Si la mémoire combattante s’est affaiblie, c’est aussi qu’une autre mémoire, civile et victimaire, a depuis quelques dizaines d’années pris le relais. Mobilisés par l’idéal des droits de l’homme proclamé avec force dans les années 1980, les Français se montrent sensibles aux nombreuses victimes de la Shoah. Ce qui avait été jusque-là plutôt passé sous silence, devient une réalité qui interpelle en particulier les jeunes, à l’écoute des « passeurs de mémoire » survivants de l’horreur. De la Shoah à la mémoire coloniale, le pas est vite franchi par une France black-blanc-beur, qui cherche à mieux comprendre son histoire et ses origines multiples. Bientôt, c’est au tour des « victimes oubliées » de se mobiliser : homosexuels, arméniens ou tsiganes. Le glissement d’une mémoire combattante à une mémoire victimaire rend compte d’une nouvelle donne : le développement d’une mémoire identitaire, voire communautaire, qui peut affaiblir la mémoire nationale. Tel est la réalité historique.

Les grandes questions et débats mémoriels d’aujourd’hui

L’évolution de la France, la construction de sa mémoire tout au long des décennies écoulées, révèlent des réalités qui suscitent bien des débats au sein de l’opinion publique et politique. Ces débats animent, amplifient ou affaiblissent la politique mémorielle, qui se doit d’être sans cesse reconsidérée. L’un de ces débats concerne le calendrier mémoriel qui n’a eu de cesse de s’allonger au cours du 20ème siècle. Aujourd’hui, 14 journées de commémoration nationales rythment notre année. Pour certains, c’est beaucoup trop. Prenant acte des tensions existantes autour de ce « trop-plein mémoriel », l’Etat met en place en 2008 une commission confiée à l’historien André Kaspi, afin de réfléchir sur la possible réduction et simplification de la mémoire nationale. Les principales conclusions du  rapport Kaspi vont effectivement dans ce sens.

Un autre débat concerne l’appropriation de la mémoire par les survivants et les témoins d’un drame historique : soldats, prisonniers, déportés, … Vivre un deuil national, choisir le silence parce que la parole est impossible, oser parler en témoin exorcisant ses peurs et ses douleurs, ces différentes attitudes sont celles d’hommes et de femmes, acteurs et vecteurs de mémoire. Personne n’est en droit de juger de leurs attitudes mais peut, à travers elles, s’interroger sur le sens du traumatisme qu’engendre une volonté de transmettre le souvenir.

Dans le même temps, certains contemporains des événements ou leurs descendants n’hésitent pas à remettre en cause l’histoire pour créer une autre mémoire, dangereuse car basée sur le faux. Cette mémoire négationniste ou révisionniste, qui se développe à la fin des années 1970, n’a pas disparu aujourd’hui.
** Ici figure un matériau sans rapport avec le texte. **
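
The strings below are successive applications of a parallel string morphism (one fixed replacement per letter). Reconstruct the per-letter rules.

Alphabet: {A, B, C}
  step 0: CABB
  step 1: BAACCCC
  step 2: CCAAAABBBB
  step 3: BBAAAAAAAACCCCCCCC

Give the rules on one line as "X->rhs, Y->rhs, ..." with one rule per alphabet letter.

  step 2 ⇒ step 3: CCAAAABBBB ⇒ B·B·AA·AA·AA·AA·CC·CC·CC·CC
    A ↦ AA
    B ↦ CC
    C ↦ B

A->AA, B->CC, C->B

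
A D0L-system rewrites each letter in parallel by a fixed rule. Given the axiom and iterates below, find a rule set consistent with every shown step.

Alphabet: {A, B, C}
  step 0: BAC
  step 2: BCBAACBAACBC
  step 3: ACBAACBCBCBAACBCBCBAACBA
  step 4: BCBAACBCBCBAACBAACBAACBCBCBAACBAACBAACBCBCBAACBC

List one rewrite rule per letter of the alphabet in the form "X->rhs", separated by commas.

A->BC, B->AC, C->BA

  step 3 ⇒ step 4: ACBAACBCBCBAACBCBCBAACBA ⇒ BC·BA·AC·BC·BC·BA·AC·BA·AC·BA·AC·BC·BC·BA·AC·BA·AC·BA·AC·BC·BC·BA·AC·BC
    A ↦ BC
    B ↦ AC
    C ↦ BA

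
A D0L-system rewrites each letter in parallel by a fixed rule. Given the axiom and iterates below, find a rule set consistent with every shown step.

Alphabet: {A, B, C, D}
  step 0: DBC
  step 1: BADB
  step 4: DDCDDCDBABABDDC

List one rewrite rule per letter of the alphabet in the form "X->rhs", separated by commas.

  step 0 ⇒ step 1: DBC ⇒ BA·D·B
    B ↦ D
    C ↦ B
    D ↦ BA
    A ↦ DC  (constrained at step 1)

A->DC, B->D, C->B, D->BA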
Qu’elle s’exprime par des universitaires, des hommes politiques ou des humoristes, elle souligne la fragilité de la politique mémorielle et de son impact sur l’opinion publique.
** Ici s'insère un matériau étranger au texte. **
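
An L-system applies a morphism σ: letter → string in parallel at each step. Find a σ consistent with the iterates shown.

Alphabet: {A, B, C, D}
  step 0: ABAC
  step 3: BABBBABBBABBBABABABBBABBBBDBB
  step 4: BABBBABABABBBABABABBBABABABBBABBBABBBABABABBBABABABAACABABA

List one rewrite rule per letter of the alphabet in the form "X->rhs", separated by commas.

  step 3 ⇒ step 4: BABBBABBBABBBABABABBBABBBBDBB ⇒ BA·BB·BA·BA·BA·BB·BA·BA·BA·BB·BA·BA·BA·BB·BA·BB·BA·BB·BA·BA·BA·BB·BA·BA·BA·BA·ACA·BA·BA
    A ↦ BB
    B ↦ BA
    D ↦ ACA
    C ↦ D  (constrained at step 0)

A->BB, B->BA, C->D, D->ACA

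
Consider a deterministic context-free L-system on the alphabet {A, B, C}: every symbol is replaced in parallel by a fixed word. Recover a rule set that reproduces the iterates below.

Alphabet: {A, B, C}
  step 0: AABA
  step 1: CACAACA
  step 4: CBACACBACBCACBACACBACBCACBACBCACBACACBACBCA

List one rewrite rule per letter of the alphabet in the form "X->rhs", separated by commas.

A->CA, B->A, C->CB

  step 0 ⇒ step 1: AABA ⇒ CA·CA·A·CA
    A ↦ CA
    B ↦ A
    C ↦ CB  (constrained at step 1)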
Enfin, la politique de mémoire peut susciter l’essor d’un esprit de repentance, d’une reconnaissance officielle des « responsabilités », pour déboucher parfois sur une démarche active de réparation. Que ce soit le Président de la République en 1995, les évêques de France en 1997 ou le président de la SNCF depuis 2000, les discours se sont multipliés, ces dernières années, revenant sur l’implication de telle ou telle institution dans un drame passé. La création d’une Mission d’Etudes sur la Spoliation des Juifs de France ou l’aménagement de la gare de Bobigny pour en faire un lieu de mémoire, montrent cette volonté très médiatisée de proposer une mémoire repentante. Pour autant, chasser le danger de l’oubli par un excès de mémoire, peut aussi s’avérer inquiétant.
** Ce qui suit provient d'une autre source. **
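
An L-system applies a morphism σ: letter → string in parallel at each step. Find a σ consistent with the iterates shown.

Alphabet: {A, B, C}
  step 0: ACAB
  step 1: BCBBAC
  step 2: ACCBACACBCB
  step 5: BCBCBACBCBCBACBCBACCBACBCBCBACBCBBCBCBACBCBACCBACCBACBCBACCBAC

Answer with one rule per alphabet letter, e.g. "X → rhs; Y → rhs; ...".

  step 1 ⇒ step 2: BCBBAC ⇒ AC·CB·AC·AC·B·CB
    A ↦ B
    B ↦ AC
    C ↦ CB

A->B, B->AC, C->CB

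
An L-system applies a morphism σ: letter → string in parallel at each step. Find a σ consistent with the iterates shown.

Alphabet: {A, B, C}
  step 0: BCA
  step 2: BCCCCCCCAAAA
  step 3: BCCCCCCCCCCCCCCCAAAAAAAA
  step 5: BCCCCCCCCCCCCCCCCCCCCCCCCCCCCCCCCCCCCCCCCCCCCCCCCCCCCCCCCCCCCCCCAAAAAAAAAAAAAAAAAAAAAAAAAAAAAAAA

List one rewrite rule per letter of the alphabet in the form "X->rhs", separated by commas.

  step 2 ⇒ step 3: BCCCCCCCAAAA ⇒ BC·CC·CC·CC·CC·CC·CC·CC·AA·AA·AA·AA
    A ↦ AA
    B ↦ BC
    C ↦ CC

A->AA, B->BC, C->CC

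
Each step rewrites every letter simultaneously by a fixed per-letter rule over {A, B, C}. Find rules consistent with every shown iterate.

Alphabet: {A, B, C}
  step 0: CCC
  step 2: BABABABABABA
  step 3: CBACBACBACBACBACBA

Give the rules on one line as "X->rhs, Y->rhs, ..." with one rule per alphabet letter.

A->BA, B->C, C->AA

  step 2 ⇒ step 3: BABABABABABA ⇒ C·BA·C·BA·C·BA·C·BA·C·BA·C·BA
    A ↦ BA
    B ↦ C
    C ↦ AA  (constrained at step 0)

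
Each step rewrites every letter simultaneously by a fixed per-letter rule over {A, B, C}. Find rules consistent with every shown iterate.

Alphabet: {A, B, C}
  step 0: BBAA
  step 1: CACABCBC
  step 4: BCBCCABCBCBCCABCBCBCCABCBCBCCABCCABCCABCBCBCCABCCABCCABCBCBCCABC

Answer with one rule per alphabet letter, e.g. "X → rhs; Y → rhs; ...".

A->BC, B->CA, C->BC

  step 0 ⇒ step 1: BBAA ⇒ CA·CA·BC·BC
    A ↦ BC
    B ↦ CA
    C ↦ BC  (constrained at step 1)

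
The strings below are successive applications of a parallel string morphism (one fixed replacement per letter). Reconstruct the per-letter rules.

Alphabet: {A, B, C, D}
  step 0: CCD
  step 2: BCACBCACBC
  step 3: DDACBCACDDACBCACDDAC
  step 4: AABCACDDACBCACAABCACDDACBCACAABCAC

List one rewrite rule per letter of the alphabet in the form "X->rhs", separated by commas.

  step 3 ⇒ step 4: DDACBCACDDACBCACDDAC ⇒ A·A·BC·AC·DD·AC·BC·AC·A·A·BC·AC·DD·AC·BC·AC·A·A·BC·AC
    A ↦ BC
    B ↦ DD
    C ↦ AC
    D ↦ A

A->BC, B->DD, C->AC, D->A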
L’entretien de la mémoire ou les « passeurs de mémoire »

Au-delà des interrogations et des débats qui animent la politique mémorielle en France aujourd’hui, il s’avère capital de faire un point sur les médiateurs de cette mémoire. Qui sont-ils ? Dans quelle direction s’oriente leur action ? Par quel prisme s’exprime leur investissement ? Il suffit d’abord de regarder autour de soi et de considérer le nombre important de monuments mémoriaux, qui existent sur notre territoire national. Ceux-ci contribuent au développement d’un tourisme de mémoire, comme le souligne les Assises nationales du Tourisme de Mémoire tenues pour la première fois en 2011. De fait, ici et là, des sites mémoriels attirent toujours davantage de visiteurs issus de multiples générations. Par leur mise en valeur et leur fréquentation accrue, cimetières, nécropoles monuments, prisons, camps, musées…humanisent notre mémoire. « Passant, souviens-toi ! », peut-on lire souvent sur les murs de nos communes. Les commémorations, locales ou nationales qu’ils suscitent, intensifient la réalité d’une mémoire nationale vivante.

Et les hommes ? Ceux que l’on appelle les « porteurs de mémoire » se sont multipliés et diversifiés, au rythme des décennies écoulées. L’hommage des écrivains, de Doris Lessing à Pierre Lemaitre, en passant par Boualem Sansal et bien d’autres, est essentiel. Outre la transmission d’une culture, c’est une mémoire qu’ils entretiennent, qui ouvre parfois des portes insoupçonnées d’émotion et de vérité. Le prix Goncourt attribué à Pierre Lemaitre pour son « Au revoir là-haut » est ainsi une belle reconnaissance au travail de mémoire réalisé. Bien sûr, les grands porteurs de mémoire restent les anciens combattants et autres membres d’organismes mémoriels qui, depuis de nombreuses années, mobilisent leurs énergies et donnent de leur temps pour que l’on n’oublie pas. Certes, ces hommes et ces femmes sont de moins en moins nombreux à présent et beaucoup d’associations s’essoufflent mais leur investissement passé n’est pas sans lendemain. Car aujourd’hui, de nouveaux relais apparaissent et notamment chez les jeunes. Si certains participent à des actions anciennes comme la collecte du Bleuet, d’autres recherchent de nouvelles formes de mobilisation comme les associations de reconstitution historique ou les sites internet. Dans les municipalités, les Correspondants Défense institués en 2001, jouent également un rôle important. Les uns et les autres sont désormais affrontés à des défis, qui les conduisent à réfléchir sur la nation à construire. Entre la France d’Ernest Renan et la France européenne, il existe sans doute un équilibre à trouver. L’histoire des politiques mémorielles de notre pays doit les y aider, qu’ils soient éducateurs, enseignants, élus ou simplement actifs au sein d’une association mémorielle. Il y va de notre avenir, de notre République et de notre démocratie. Victor Hugo disait en 1848 : « Les souvenirs sont nos forces. Quand la nuit essaie de revenir, il faut allumer les grandes dates, comme on allume des flambeaux. ». Elle est peut-être là la politique mémorielle de demain ?

 

Sophie HASQUENOPH

 

[1] P. RICOEUR, La mémoire, l’histoire, l’oubli, Paris, Seuil, 2000.